The legislation has been put forward to gradually increase the power and responsibilities of the provincial administration organization. Some responsibilities, however, remain with the centrally-appointed provincial governor. This implies that Thailand employed two-level local administration. The first level is a local government, including municipalities, subdistrict administrative organizations and provincial administrative organizations. All of these bodies are headed by an elected president. The second level is a regional branch of the central government, headed by the governor.

== Future ==
Move Forward Party and its predecessor, Future Forward Party, proposed that the two-tiered local administration in Thailand, including the branch of the central government (or the regional government) and the local self-governing government, be completely reformed. They suggested that the regional government should be dissolved and the governor of each province should be elected and take the role of the president of the provincial administrative organization. This effectively shorten the chain of command from the central government to the local government. All public services, except for judiciary and military, will be managed by local governments. If the proposal was successful, all provinces will be led by an elected (rather than centrally-appointed) governor who are overseen and advised by an elected provincial council. The provincial administration organization will become an integral part of the province itself.

== Roles ==
A Provincial Administrative Organization (P.A.O.) provides a multitude of public services and duties within its jurisdiction, including:
1. Enact by-laws in accordance with existing acts.

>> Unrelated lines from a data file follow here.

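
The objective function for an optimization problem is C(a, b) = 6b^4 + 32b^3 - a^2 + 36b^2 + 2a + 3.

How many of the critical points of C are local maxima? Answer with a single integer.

C separates as a function of a plus a function of b, so ∇C=0 decouples.
∂C/∂a = -2(a - 1) = 0 at a ∈ {1}; ∂C/∂b = 24b(b + 1)(b + 3) = 0 at b ∈ {-3, -1, 0}.
The Hessian is diagonal: diag(C_aa, C_bb). Second derivatives: C_aa(1)=-2; C_bb(-3)=144, C_bb(-1)=-48, C_bb(0)=72.
Local maxima occur where both diagonal entries negative: (1, -1). Count: 1.

1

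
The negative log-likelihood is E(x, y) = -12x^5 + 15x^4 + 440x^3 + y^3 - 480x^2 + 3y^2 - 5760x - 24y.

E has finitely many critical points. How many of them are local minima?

E separates as a function of x plus a function of y, so ∇E=0 decouples.
∂E/∂x = -60(x - 4)(x - 3)(x + 2)(x + 4) = 0 at x ∈ {-4, -2, 3, 4}; ∂E/∂y = 3(y - 2)(y + 4) = 0 at y ∈ {-4, 2}.
The Hessian is diagonal: diag(E_xx, E_yy). Second derivatives: E_xx(-4)=6720, E_xx(-2)=-3600, E_xx(3)=2100, E_xx(4)=-2880; E_yy(-4)=-18, E_yy(2)=18.
Local minima occur where both diagonal entries positive: (-4, 2), (3, 2). Count: 2.

2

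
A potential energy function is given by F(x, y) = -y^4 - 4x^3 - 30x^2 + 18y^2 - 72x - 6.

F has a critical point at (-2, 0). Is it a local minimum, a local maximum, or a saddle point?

The mixed partial ∂²F/∂x∂y is 0, so the Hessian at any point is diag(F_xx, F_yy) = diag(-12(2x + 5), 12(-y^2 + 3)).
At (-2, 0): H = diag(-12, 36).
The eigenvalues have opposite signs, so H is indefinite: a saddle point.

saddle point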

2. Create a plan for local development.
3. Coordinate and work with other local bodies for the benefits of citizens.
4. Work with police and other government bodies in peacekeeping and policing.
5. Maintain and promote local arts, traditions and cultures.
6. Promote and support education.
7. Work on behalf of the regional government.